Today I tested out the revised RNA isolation protocol (link: here). It adds a lot more centrifuging steps, which I think really helped.

I worked on a set of 9 (uninfected, ambient) from my previously selected samples: img

Today’s Qubit results (tubes 55 (day 9) and 469 (day 26)) were AWESOME!!!! I used 5µL of sample, as per usual, but the results were good for both even though I was unsure during the isolation protocol because I had a hard time avoiding the RNAzol when I was pipetting because it was in the middle of the tubes. img

The RNAzol is a salty substance, and ideally it would centrifuge down to the bottom of the tube, so that I could take the clear supernatant. Howver, it is very inconsistent and is sometimes at the top, the middle, or the bottom and mixed throughout the tube.
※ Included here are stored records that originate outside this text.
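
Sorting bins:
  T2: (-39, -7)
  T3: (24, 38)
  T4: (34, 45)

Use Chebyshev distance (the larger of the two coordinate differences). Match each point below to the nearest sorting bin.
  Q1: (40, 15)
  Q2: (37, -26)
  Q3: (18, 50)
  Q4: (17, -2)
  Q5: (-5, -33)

Q1→T3; Q2→T3; Q3→T3; Q4→T3; Q5→T2

Q1 at (40, 15):
  T2: max(|-79|, |-22|) = 79
  T3: max(|-16|, |23|) = 23
  T4: max(|-6|, |30|) = 30
  → nearest: T3 (23)
Q2 at (37, -26):
  T2: max(|-76|, |19|) = 76
  T3: max(|-13|, |64|) = 64
  T4: max(|-3|, |71|) = 71
  → nearest: T3 (64)
Q3 at (18, 50):
  T2: max(|-57|, |-57|) = 57
  T3: max(|6|, |-12|) = 12
  T4: max(|16|, |-5|) = 16
  → nearest: T3 (12)
Q4 at (17, -2):
  T2: max(|-56|, |-5|) = 56
  T3: max(|7|, |40|) = 40
  T4: max(|17|, |47|) = 47
  → nearest: T3 (40)
Q5 at (-5, -33):
  T2: max(|-34|, |26|) = 34
  T3: max(|29|, |71|) = 71
  T4: max(|39|, |78|) = 78
  → nearest: T2 (34)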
Here are some examples of three different tubes that were part of today’s batch of 9:

I just had to do my best and avoid the RNAzol as best I could when removing 790µL of supernatant (hopefully containing isolated RNA) into clean 1.7mL snap cap tubes.

imgimgimg

Take-aways

I really think that this new revised protocol is the way to go for me from here on out!! It involved several more centrifuge steps which helped isolate the junk from the RNA, and I think that made a big difference. I will keep isolating RNA tomorrow and Friday, and likely into next week.

My goal is to have a large subset of samples with isolated RNA.